I prepare my own reply to the question of why I am there, but it will transpire that me and my friend will be the only two mute witnesses to this gathering. The filmmaker returns and asks us if we would like a drink – Coca-Cola or cognac. Everyone opts for Coca-Cola except one young woman. The filmmaker carries out some lighting tests. What’s happening? Are we going to be filmed? Is that why we’ve been invited, or is this a sequence for a new film on the artist? The young woman with the cognac sits on Louise’s right. ‘So, who are you and why did you come?’ asks Louise. ‘My name is Jack Ox,’ she says. ‘I am an artist.’ Bourgeois replies: ‘What kind of name is that?’
‘An artist needs an interesting name and I chose Jack Ox, which in French translates as Jacques LeBoeuf. It’s funny, isn’t it?’
‘I don’t think it’s funny at all,’ comes the reply. ‘So, what do you do? Did you bring anything with you?’
The woman tries to explain that she plays with sounds, puts music into colours. She talks about resonances and consonances. Louise cuts short her explanations and asks her to play the xylophone. ‘But I can’t play the xylophone.’
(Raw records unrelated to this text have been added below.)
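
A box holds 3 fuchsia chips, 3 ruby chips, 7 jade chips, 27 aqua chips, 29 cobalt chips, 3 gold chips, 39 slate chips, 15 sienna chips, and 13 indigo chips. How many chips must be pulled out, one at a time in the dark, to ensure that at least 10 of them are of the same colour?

The 9 colours are the holes; the chips drawn are the pigeons.
To avoid 10 of any one colour, the worst case takes at most 9 of each colour, or every chip of a colour that has fewer than 9.
That gives 3 + 3 + 7 + 9 + 9 + 3 + 9 + 9 + 9 = 61 chips with no colour reaching 10.
The next chip forces some colour to 10, so 61 + 1 = 62.

62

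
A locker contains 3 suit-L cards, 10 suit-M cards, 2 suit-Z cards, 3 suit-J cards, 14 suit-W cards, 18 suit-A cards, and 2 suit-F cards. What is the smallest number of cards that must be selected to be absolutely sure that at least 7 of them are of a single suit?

By pigeonhole, the 7 suits are the holes; the cards drawn are the pigeons.
To avoid 7 of any one suit, the worst case takes at most 6 of each suit, or every card of a suit that has fewer than 6.
That gives 3 + 6 + 2 + 3 + 6 + 6 + 2 = 28 cards with no suit reaching 7.
The next card forces some suit to 7, so 28 + 1 = 29.

29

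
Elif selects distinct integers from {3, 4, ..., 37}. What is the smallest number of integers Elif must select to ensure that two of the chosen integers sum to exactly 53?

25

Group the elements by complementary pair {x, 53−x}: {16,37}, {17,36}, {18,35}, …, giving 11 two-element pairs and 13 integers whose partner 53−x falls outside [3,37].
By the pigeonhole principle, treating each of those 24 groups as a pigeonhole, one can pick one integer per group — 24 integers — with no two summing to 53.
The 25th integer lands in an occupied pair, forcing a sum of 53.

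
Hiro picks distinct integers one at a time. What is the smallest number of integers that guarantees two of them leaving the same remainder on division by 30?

31

The 30 residue classes mod 30 are the pigeonholes.
With 30 integers one could put 1 in each residue class and have no class reach 2.
The 31st integer pushes some class to 2, so 30·1 + 1 = 31.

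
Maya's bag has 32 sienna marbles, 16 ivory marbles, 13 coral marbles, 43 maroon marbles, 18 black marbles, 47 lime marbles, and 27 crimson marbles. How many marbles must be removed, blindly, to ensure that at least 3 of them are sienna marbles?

167

In the worst case for collecting sienna marbles, every non-sienna marble comes out first.
There are 16 + 13 + 43 + 18 + 47 + 27 = 164 non-sienna marbles altogether.
After those, each further marble must be sienna, so 164 + 3 = 167 draws guarantee 3 sienna marbles.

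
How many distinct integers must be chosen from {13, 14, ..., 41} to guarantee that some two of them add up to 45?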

‘What do you mean,’ she exclaims, ‘you’re a musician. Any child can play the xylophone!’
Louise then persuades her to sing. Jack Ox begins to emit sounds which, according to her, correspond to a scale of colours. Meanwhile, the camera is rolling. It all feels rather surreal. As Jack gains her confidence, Louise asks us: ‘What do you think about all this? Is it fake, or is it serious?’ She does not allow time for the assembly to react, but asks the daughter of a famous American gallery owner, who she seems to know well, to read her poems. The girl’s voice is frail. Louise scolds her: ‘We can’t hear anything. Louder!’ And the girl, even though she’s intimidated, tried to project and manages, as though by magic, to do so. Louise seems to appreciate it…
Night falls, and Bourgeois finally frees us from our long afternoon, which was more like a group therapy session than a meeting with the artist, But despite the tensions and vexations, it is with regret that we leave this strange salon, this cell that bears the imprint of Louise’s bittersweet oeuvre.